スポンサー契約は自分で掴み取る

――いくつかの企業とスポンサー契約を結ばれています。シャー選手ご自身が、企業にアプローチされているんですか?

シャー:基本的には僕とマネージャーからのアプローチがほとんどですね。時間を見つけて、マネージャーと2人で企業にご挨拶に行っています。マネージャーは、一緒に東京五輪を目指していた子なんです。五輪開催の半年くらい前に出場できないことが決まってしまって。

内心すごく悔しかったはず。でも、すぐに「私はこれからマネージャーに専念します」と僕の力になってくれたんです。本当にうれしいし励みになりました。

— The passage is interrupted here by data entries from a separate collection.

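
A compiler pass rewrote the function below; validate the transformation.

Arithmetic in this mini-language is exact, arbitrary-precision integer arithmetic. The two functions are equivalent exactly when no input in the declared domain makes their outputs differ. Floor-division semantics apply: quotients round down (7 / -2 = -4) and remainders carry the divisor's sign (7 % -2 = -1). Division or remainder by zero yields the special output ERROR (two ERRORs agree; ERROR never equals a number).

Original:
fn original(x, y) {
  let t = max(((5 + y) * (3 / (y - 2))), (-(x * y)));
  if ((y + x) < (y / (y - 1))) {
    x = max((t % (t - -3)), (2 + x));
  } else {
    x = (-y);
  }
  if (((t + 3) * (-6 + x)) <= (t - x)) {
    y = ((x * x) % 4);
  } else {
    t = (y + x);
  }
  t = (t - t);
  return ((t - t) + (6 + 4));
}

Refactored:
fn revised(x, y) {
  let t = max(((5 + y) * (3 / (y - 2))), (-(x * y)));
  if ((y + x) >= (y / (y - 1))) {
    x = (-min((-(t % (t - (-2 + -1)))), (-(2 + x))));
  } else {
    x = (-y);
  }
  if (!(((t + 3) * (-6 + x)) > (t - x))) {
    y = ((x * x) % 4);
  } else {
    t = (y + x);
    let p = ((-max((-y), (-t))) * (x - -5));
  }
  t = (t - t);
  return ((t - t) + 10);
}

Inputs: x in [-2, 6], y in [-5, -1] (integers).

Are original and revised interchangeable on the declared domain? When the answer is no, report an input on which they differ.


Try x=-2, y=-2.
original: t becomes -3; next ((y + x) < (y / (y - 1))) evaluates to true; next hits division by zero so the output is ERROR
revised: t becomes -3; next ((y + x) >= (y / (y - 1))) evaluates to false; next x becomes 2; next (!(((t + 3) * (-6 + x)) > (t - x))) evaluates to false; next t becomes 0; next p becomes -14; next t becomes 0; next final value 10
ERROR != 10, so the rewrite changes behavior.
verdict: not equivalent; witness: x=-2, y=-2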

五輪って企業のロゴなどを見せるのが禁止なんですね。だから、企業側にとってはメリットがまったくないんです。スポンサーになる意味がない。しかも、僕は日本人ではないし、メディアへの露出も期待できない。でも、僕への想いだけで契約をしてくださる方々がいてくださるんです

今回の東京五輪は、そういった皆さんのおかげで出場できた大会でした。スポンサーになってくださった方々には、今後もずっと恩返しをしていきたいです。

――練習の合間にご自身で行かれているんですか、厳しい環境ですね。

シャー:そうですね。正直とても厳しい環境です。もっと選手を大切にする「選手ファースト」の環境を作らないといけないと思います。

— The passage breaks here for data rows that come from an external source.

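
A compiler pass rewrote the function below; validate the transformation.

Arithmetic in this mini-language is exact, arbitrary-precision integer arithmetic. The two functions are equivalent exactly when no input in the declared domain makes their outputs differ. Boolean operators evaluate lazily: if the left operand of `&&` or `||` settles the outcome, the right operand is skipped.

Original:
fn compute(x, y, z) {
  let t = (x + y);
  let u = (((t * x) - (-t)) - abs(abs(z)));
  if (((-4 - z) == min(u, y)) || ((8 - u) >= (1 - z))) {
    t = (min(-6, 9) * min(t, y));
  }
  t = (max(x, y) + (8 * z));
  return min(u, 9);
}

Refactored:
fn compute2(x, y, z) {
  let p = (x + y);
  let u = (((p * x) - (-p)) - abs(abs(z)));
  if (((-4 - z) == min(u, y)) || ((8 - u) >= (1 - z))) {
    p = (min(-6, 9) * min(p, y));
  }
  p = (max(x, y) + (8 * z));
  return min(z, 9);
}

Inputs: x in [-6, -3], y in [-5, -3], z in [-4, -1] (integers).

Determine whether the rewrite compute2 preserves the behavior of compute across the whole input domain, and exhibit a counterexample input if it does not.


Take x=-6, y=-5, z=-4.
compute: t becomes -11; next u becomes 51; next (((-4 - z) == min(u, y)) || ((8 - u) >= (1 - z))) evaluates to false; next t becomes -37; next final value 9
compute2: p becomes -11; next u becomes 51; next (((-4 - z) == min(u, y)) || ((8 - u) >= (1 - z))) evaluates to false; next p becomes -37; next final value -4
9 against -4: the behavior changed.
verdict: not equivalent; witness: x=-6, y=-5, z=-4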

アスリートがスポンサーなしで生活していくというのは、とても大変なことなんです。
練習よりも毎日の生活をどうするかのほうが大変。パリ五輪を目指すということは、そういった日々が再び始まるということ……。それがパリ五輪に突き進むにあたって、少しの迷いにもなっているのも正直な気持ちです。

真剣な表情で自身の環境について語ってくれたシャー選手

≫≫≫ 後編へ続く

【編集部より】
東京五輪で不完全燃焼に終わった悔しい思い。日本という地で外国人アスリートとして過ごすなかで、さまざまな困難などを語ってくれたシャーフセイン・シャー選手。インタビュー後編では、シャー選手のパーソナルに迫っていきます!

 

プロフィール
 
シャーフセイン・シャー
⽣年⽉⽇:1993年6⽉8⽇(28歳)
出⾝地:イギリス⽣まれ、⽇本育ち、パキスタン国籍
⾔語:⽇本語、英語、ウルドゥー語
学歴:練⾺区⽴貫井中学校→安⽥学園⾼校→筑波⼤学卒業
柔道歴:23年 / 192cm 100kg
*現在フリーで活動する柔道選⼿(都内住み)
2016年リオオリンピック柔道100kg級パキスタン代表として出場→パキスタン史上初の柔道オリンピック選⼿となる。2021年東京オリンピック出場。